Ana Paula Figueiredo
Estado consolidou financiamentos bilionários, ampliou obras estruturantes e reduziu o passivo de estradas
O secretário de Fazenda de Mato Grosso, Rogério Luiz Gallo, afirmou nesta quarta-feira (9) , durante sua apresentação para a comissão de deputados que questionam atrasos em pagamentos de emendas parlamentares, o projeto da Lei Orçamentária Anual (LOA), por conta da superestimação imposta pelo governo, que o Estado atravessa um dos períodos mais sólidos de investimentos públicos, impulsionado pela ampliação da poupança corrente e pela execução de grandes obras de infraestrutura entre 2018 e 2025.

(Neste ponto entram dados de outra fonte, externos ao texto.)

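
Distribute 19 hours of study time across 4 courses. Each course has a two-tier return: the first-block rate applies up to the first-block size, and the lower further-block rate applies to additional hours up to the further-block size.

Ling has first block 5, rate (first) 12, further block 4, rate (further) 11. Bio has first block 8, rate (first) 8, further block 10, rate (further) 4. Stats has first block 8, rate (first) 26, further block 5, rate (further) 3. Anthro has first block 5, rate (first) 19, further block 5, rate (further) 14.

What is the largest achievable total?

Rank every tier by rate: Stats/first 26 > Anthro/first 19 > Anthro/second 14 > Ling/first 12 > Ling/second 11 > Bio/first 8 > Bio/second 4 > Stats/second 3.
Fill Stats first block (8 at 26) — 11 left.
Fill Anthro first block (5 at 19) — 6 left.
Fill Anthro second block (5 at 14) — 1 left.
Ling first at 12: only 1 left, fill 1.
Total = 26×8 + 19×5 + 14×5 + 12×1 = 385.

385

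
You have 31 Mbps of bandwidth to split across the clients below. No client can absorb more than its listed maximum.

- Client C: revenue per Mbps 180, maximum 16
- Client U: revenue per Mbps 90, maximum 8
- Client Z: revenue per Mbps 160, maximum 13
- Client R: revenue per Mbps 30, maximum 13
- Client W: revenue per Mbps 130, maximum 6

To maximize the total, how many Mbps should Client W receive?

Order the clients by revenue per Mbps: Client C 180 > Client Z 160 > Client W 130 > Client U 90 > Client R 30.
Client C takes 16 to reach its cap of 16 ; 15 left.
Client Z takes 13 to reach its cap of 13 ; 2 left.
Client W has room for 6 but only 2 remain, so it gets 2.

2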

Segundo Gallo, o governo conseguiu consolidar três financiamentos de grande relevância, entre eles um contrato de R$ 1,5 bilhão com o Banco do Brasil, destinado a apoiar projetos de agricultura familiar, educação e transporte. Ele destacou ainda que a melhoria da logística é fundamental para elevar a qualidade de vida da população e estimular o desenvolvimento econômico, sobretudo no interior.

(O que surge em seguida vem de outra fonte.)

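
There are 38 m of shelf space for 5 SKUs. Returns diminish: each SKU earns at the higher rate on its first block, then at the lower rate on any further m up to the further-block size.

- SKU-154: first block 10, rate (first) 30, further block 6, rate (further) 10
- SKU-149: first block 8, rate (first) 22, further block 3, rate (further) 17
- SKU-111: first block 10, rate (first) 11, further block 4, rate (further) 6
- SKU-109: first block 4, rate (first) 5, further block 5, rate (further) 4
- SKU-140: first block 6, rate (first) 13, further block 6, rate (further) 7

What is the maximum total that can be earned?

725

Treat each block as its own option and order by rate: SKU-154/tier1 30 > SKU-149/tier1 22 > SKU-149/tier2 17 > SKU-140/tier1 13 > SKU-111/tier1 11 > SKU-154/tier2 10 > SKU-140/tier2 7 > SKU-111/tier2 6 > SKU-109/tier1 5 > SKU-109/tier2 4.
Fill SKU-154 tier1 block (10 at 30) — 28 left.
Fill SKU-149 tier1 block (8 at 22) — 20 left.
Fill SKU-149 tier2 block (3 at 17) — 17 left.
SKU-140 tier1 at 13: fill all 6 — 11 left.
SKU-111/tier1 (11): +10 — 1 left.
1 remain; put them into SKU-154 tier2 at 10.
Total = 30×10 + 22×8 + 17×3 + 13×6 + 11×10 + 10×1 = 725.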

Gallo lembrou que, em 2019, Mato Grosso possuía 32 mil quilômetros de estradas estaduais não pavimentadas e apenas 6 mil quilômetros asfaltados. Com o ritmo atual, de mil quilômetros pavimentados por ano, a gestão deve encerrar o mandato com 13 mil quilômetros asfaltados. Ainda assim, cerca de 20 mil quilômetros continuam sem pavimentação.
Para o secretário, o impacto da pavimentação é direto na vida dos moradores. “Quem mora na capital talvez não valorize, mas para quem depende da estrada para chegar ao hospital ou escoar a produção, o asfalto transforma a realidade”, destacou.
Ele também apresentou dados sobre a poupança corrente — indicador que mostra quanto do orçamento sobra para investimentos.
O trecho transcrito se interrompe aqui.